SGPC general house opposes separate Haryana committee


Amritsar: While members from Haryana staged a walkout, the general house meeting of the Shiromani Gurdwara Parbandhak Committee (SGPC) Friday vowed to oppose the Haryana government move to form a separate committee to manage gurdwaras (Sikh shrines) in that state.

Support TwoCircles

The SGPC general house “unanimously” decided to fight the Haryana government move to announce a separate SGPC for Haryana by Nov 1.

Six members of the SGPC, the mini-parliament of Sikh religion with an annual budget of nearly Rs 4.5 billion (Rs.450 crore), walked out of the meeting and boycotted it. They said the SGPC was not doing enough for gurdwaras in Haryana and Sikhs in that state, and had no authority to oppose a separate SGPC there.

SGPC member from Haryana Jagdish Singh told media here that the SGPC and its president Avtar Singh Makkar had never bothered about Haryana Sikhs and gurdwaras there.

“The demand for a separate SGPC in Haryana is a genuine one,” he said.

A total of 135 SGPC members attended Friday’s emergency meeting to discuss the controversy over the setting up of a separate SGPC for Haryana.

Haryana Chief Minister Bhupinder Singh Hooda had earlier this month said that an announcement for a separate SGPC for Haryana might be made November 1.

The statement led to stiff opposition from the Amritsar-based SGPC and also the ruling Akali Dal in Punjab. Akali Dal and Bharatiya Janata Party (BJP) MPs stalled parliament, demanding that the central government intervene in the matter to stop the Hooda government from creating a separate SGPC for Haryana.
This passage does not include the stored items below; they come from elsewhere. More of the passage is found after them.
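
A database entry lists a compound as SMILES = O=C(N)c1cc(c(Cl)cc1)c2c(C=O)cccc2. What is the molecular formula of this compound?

Walk through each heavy atom and fill implicit hydrogens from standard valence (C 4, N 3, O 2, S 2, halogen 1); for lowercase aromatic atoms, an aromatic c carries 1 H when it has two neighbours and 0 H with three, and aromatic n carries 0 H:
  atom 1: O, bond orders sum to 2 (valence 2) → 0 H
  atom 2: C, bond orders sum to 4 (valence 4) → 0 H
  atom 3: N, bond orders sum to 1 (valence 3) → 2 H
  atom 4: aromatic c, 3 neighbours → 0 H
  atom 5: aromatic c, 2 neighbours → 1 H
  atom 6: aromatic c, 3 neighbours → 0 H
  atom 7: aromatic c, 3 neighbours → 0 H
  atom 8: Cl (halogen, monovalent) → 0 H
  atom 9: aromatic c, 2 neighbours → 1 H
  atom 10: aromatic c, 2 neighbours → 1 H
  atom 11: aromatic c, 3 neighbours → 0 H
  atom 12: aromatic c, 3 neighbours → 0 H
  atom 13: C, bond orders sum to 3 (valence 4) → 1 H
  atom 14: O, bond orders sum to 2 (valence 2) → 0 H
  atom 15: aromatic c, 2 neighbours → 1 H
  atom 16: aromatic c, 2 neighbours → 1 H
  atom 17: aromatic c, 2 neighbours → 1 H
  atom 18: aromatic c, 2 neighbours → 1 H
Totals → C:14, H:10, Cl:1, N:1, O:2.

C14H10ClNO2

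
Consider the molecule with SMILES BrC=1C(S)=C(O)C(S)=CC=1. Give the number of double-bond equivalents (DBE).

4

Degree of unsaturation = (number of rings) + (number of π bonds).
Ring closures in the SMILES: 1.
π bonds: 3 double bonds (each 1 DoU) → 3 DoU from unsaturation.
Total DoU = 1 + 3 = 4.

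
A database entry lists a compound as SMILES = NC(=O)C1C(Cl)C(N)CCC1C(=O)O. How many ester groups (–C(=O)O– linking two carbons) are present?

0

Scan the SMILES for the ester motif — none present.
Groups that are present: 1 amide, 1 carboxylic acid, 1 primary amine.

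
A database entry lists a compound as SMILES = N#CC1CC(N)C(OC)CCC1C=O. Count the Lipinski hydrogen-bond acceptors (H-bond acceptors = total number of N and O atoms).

4

N atoms: 2; O atoms: 2.
Lipinski HBA = 2 + 2 = 4.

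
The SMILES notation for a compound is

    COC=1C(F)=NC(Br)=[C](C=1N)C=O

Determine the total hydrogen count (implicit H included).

Walk through each heavy atom and fill implicit hydrogens from standard valence (C 4, N 3, O 2, S 2, halogen 1):
  atom 1: C, bond orders sum to 1 (valence 4) → 3 H
  atom 2: O, bond orders sum to 2 (valence 2) → 0 H
  atom 3: C, bond orders sum to 4 (valence 4) → 0 H
  atom 4: C, bond orders sum to 4 (valence 4) → 0 H
  atom 5: F (halogen, monovalent) → 0 H
  atom 6: N, bond orders sum to 3 (valence 3) → 0 H
  atom 7: C, bond orders sum to 4 (valence 4) → 0 H
  atom 8: Br (halogen, monovalent) → 0 H
  atom 9: C with explicit H count 0
  atom 10: C, bond orders sum to 4 (valence 4) → 0 H
  atom 11: N, bond orders sum to 1 (valence 3) → 2 H
  atom 12: C, bond orders sum to 3 (valence 4) → 1 H
  atom 13: O, bond orders sum to 2 (valence 2) → 0 H
Total hydrogens: 6.

6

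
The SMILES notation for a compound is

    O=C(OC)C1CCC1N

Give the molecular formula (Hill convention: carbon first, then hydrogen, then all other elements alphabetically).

C6H11NO2

Walk through each heavy atom and fill implicit hydrogens from standard valence (C 4, N 3, O 2, S 2, halogen 1):
  atom 1: O, bond orders sum to 2 (valence 2) → 0 H
  atom 2: C, bond orders sum to 4 (valence 4) → 0 H
  atom 3: O, bond orders sum to 2 (valence 2) → 0 H
  atom 4: C, bond orders sum to 1 (valence 4) → 3 H
  atom 5: C, bond orders sum to 3 (valence 4) → 1 H
  atom 6: C, bond orders sum to 2 (valence 4) → 2 H
  atom 7: C, bond orders sum to 2 (valence 4) → 2 H
  atom 8: C, bond orders sum to 3 (valence 4) → 1 H
  atom 9: N, bond orders sum to 1 (valence 3) → 2 H
Totals → C:6, H:11, N:1, O:2.
In Hill order: C6H11NO2.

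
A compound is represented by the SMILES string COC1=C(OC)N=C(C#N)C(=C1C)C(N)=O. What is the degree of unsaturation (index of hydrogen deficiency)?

7

Molecular formula: C10H11N3O3.
DoU = (2C + 2 + N − H − X) / 2, where X is the halogen count and O/S are ignored.
    = (2·10 + 2 + 3 − 11 − 0) / 2 = 14 / 2 = 7.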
Makkar told the meeting: “The Congress governments at the centre and in Haryana are hell-bent on dividing Sikhs. We will never allow this to happen. We will do everything to stop a separate SGPC to be formed in Haryana.”

The SGPC currently controls gurdwaras in Punjab, Haryana and Himachal Pradesh, including the holiest of Sikh shrines, the Harmandar Sahib (popularly known as Golden Temple) in Amritsar.

Gurdwaras in Delhi, however, are managed by a separate committee.